A new launch date of December 5th for the USSF‘s STP-3 mission has had to be set by United Launch Alliance, due to inclement weather that occurred during the launch vehicle processing.
A United Launch Alliance (ULA) Atlas V 551 rocket had expected to launch the Space Test Program-3 (STP-3) mission for the U.S. Space Force’s (USSF) Space Systems Command (SSC) on November 9, 2021. That launch is now postponed due to a space vehicle processing issue. The new scheduled launch date is December 4, 2021.
STP-3 is a co-manifested mission that matures technology and reduces future space program risk for the Department of the Air Force and the U.S. Space Force by advancing warfighting capabilities in the areas of nuclear detonation detection, space domain awareness (SDA), weather, and communication.
Both spacecraft will be delivered to geosynchronous orbit. Liftoff will occur from Space Launch Complex-41 at Cape Canaveral Space Force Station, Florida.
The primary spacecraft is STP Satellite (STPSat)-6 and the rideshare spacecraft is the Long Duration Propulsive Evolved Expendable Launch Vehicle (EELV) Secondary Payload Adapter (ESPA) (LDPE) – 1. STPSat-6 is a multipurpose spacecraft carrying nine payloads and experiments. Both spacecraft were built by Northrop Grumman. The instrument suite includes the Space Atmospheric Burst Recording System-3 (SABRS-3), an operational mission from the National Nuclear Security Administration, NASA’s Laser Communication Relay Demonstration (LCRD) payload to test technologies for the next generation of data relay satellites, and seven Defense Department Space Experiments Review Board space weather and situational awareness payloads.
The STP-3 mission debuts three engineering features designed to reduce risk and accumulate flight experience before use on the Vulcan Centaur, these include Out-of-Autoclave (OoA) payload fairings, an in-flight power system and GPS enhanced navigation.
The OoA payload fairing was developed with a new manufacturing method, an alternative process to cure carbon fiber composites, which allows for a more efficient production process, lower cost and lower system mass while maintaining the same level of reliability and quality.
The Atlas V is also equipped with a new In-Flight Power System (IFPS).

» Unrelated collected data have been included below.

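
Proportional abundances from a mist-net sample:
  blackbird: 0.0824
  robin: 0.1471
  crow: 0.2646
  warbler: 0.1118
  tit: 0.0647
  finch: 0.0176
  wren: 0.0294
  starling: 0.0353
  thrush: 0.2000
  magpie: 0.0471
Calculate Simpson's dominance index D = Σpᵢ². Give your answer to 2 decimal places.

0.16

D = 0.0824² + 0.1471² + 0.2646² + 0.1118² + 0.0647² + 0.0176² + 0.0294² + 0.0353² + 0.2² + 0.0471² = 0.0068 + 0.0216 + 0.0700 + 0.0125 + 0.0042 + 0.0003 + 0.0009 + 0.0012 + 0.0400 + 0.0022 = 0.1598 (working shown to 4 dp, full precision carried).
To 2 decimal places, D = 0.16.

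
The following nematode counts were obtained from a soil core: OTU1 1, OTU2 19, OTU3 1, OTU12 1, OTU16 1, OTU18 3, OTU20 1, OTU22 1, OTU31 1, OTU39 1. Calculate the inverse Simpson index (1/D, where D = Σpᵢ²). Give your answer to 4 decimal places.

2.3810

Total N = 1+19+1+1+1+3+1+1+1+1 = 30, so the proportions are 0.0333333, 0.6333333, 0.0333333, 0.0333333, 0.0333333, 0.1, 0.0333333, 0.0333333, 0.0333333, 0.0333333 (working shown to 7 dp, full precision carried).
D = 0.0333333² + 0.6333333² + 0.0333333² + 0.0333333² + 0.0333333² + 0.1² + 0.0333333² + 0.0333333² + 0.0333333² + 0.0333333² = 0.0011111 + 0.4011111 + 0.0011111 + 0.0011111 + 0.0011111 + 0.0100000 + 0.0011111 + 0.0011111 + 0.0011111 + 0.0011111 = 0.4200000.
So 1/D = 2.380952, i.e. 2.3810 to 4 decimal places.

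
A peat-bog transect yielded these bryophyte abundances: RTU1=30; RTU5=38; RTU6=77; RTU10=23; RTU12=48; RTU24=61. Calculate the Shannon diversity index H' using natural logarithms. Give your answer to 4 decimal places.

1.7127

Total N = 30+38+77+23+48+61 = 277, so the proportions are 0.108303, 0.137184, 0.277978, 0.083032, 0.173285, 0.220217 (working shown to 6 dp, full precision carried).
Each pᵢ ln pᵢ term: 0.108303×(-2.222820)=-0.240739, 0.137184×(-1.986431)=-0.272507, 0.277978×(-1.280212)=-0.355871, 0.083032×(-2.488523)=-0.206628, 0.173285×(-1.752816)=-0.303737, 0.220217×(-1.513144)=-0.333219.
Sum = -1.712701, so H' = 1.7127.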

This system supplies power to the satellites’ batteries during the rocket’s long duration ascent, a mission more than seven hours. The IFPS will ensure the spacecraft have fully charged batteries when deployed into geosynchronous orbit.
GPS Enhanced Navigation is an additional first flight item that uses existing flight computer hardware to provide GPS signals that improve the Centaur‘s navigation system performance, allowing the Centaur to achieve even more accurate orbits.
Launch Vehicle
The spacecraft is encapsulated in a 17.7-ft (5 m) diameter short payload fairing. The 5 m PLF is a sandwich composite structure made with a vented aluminum-honeycomb core and graphite- epoxy face sheets. The bisector (two-piece shell) PLF encapsulates both the Centaur and the satellite. The vehicle’s height with the 5 m short PLF is approximately 196 ft (59.7 m).

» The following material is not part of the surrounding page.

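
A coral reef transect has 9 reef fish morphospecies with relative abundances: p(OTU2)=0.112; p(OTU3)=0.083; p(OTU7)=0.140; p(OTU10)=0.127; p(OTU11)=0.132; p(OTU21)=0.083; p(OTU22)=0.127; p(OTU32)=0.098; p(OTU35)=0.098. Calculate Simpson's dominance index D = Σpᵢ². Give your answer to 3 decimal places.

0.115

D = 0.112² + 0.083² + 0.14² + 0.127² + 0.132² + 0.083² + 0.127² + 0.098² + 0.098² = 0.01254 + 0.00689 + 0.01960 + 0.01613 + 0.01742 + 0.00689 + 0.01613 + 0.00960 + 0.00960 = 0.11481 (working shown to 5 dp, full precision carried).
To 3 decimal places, D = 0.115.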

The Centaur second stage is 10 ft (3 m) in diameter and 41.5 ft (12.6 m) in length. Its propellant tanks are pressure-stabilized and constructed of corrosion-resistant stainless steel. Centaur is a cryogenic vehicle, fueled with liquid hydrogen and liquid oxygen, powered by an RL10C-1 engine producing 22,900 lb (101.9 kilo-Newtons) of thrust. The cryogenic tanks are insulated with a combination of helium-purged blankets, radiation shields and spray-on foam insulation (SOFI). The Centaur forward adapter (CFA) provides structural mountings for the fault-tolerant avionics system and structural and electrical interfaces with the spacecraft. Booster
The booster is 12.5 ft (3.8 m) in diameter and 106.5 ft (32.5 m) in length. The booster’s tanks are structurally rigid and constructed of isogrid aluminum barrels, spun-formed aluminum domes and intertank skirts. Booster propulsion is provided by the RD-180 engine system (a single engine with two thrust chambers).
The RD-180 burns RP-1 (Rocket Propellant-1 or highly purified kerosene) and liquid oxygen and delivers 860,200 lb (3.83 mega-Newtons) of thrust at sea level. Five solid rocket boosters (SRBs) generate the additional power required at liftoff, providing 371,550 lb (1.6 mega-Newtons) of thrust. The Centaur avionics system, provides guidance, flight control and vehicle sequencing functions during the booster and Centaur phases of flight.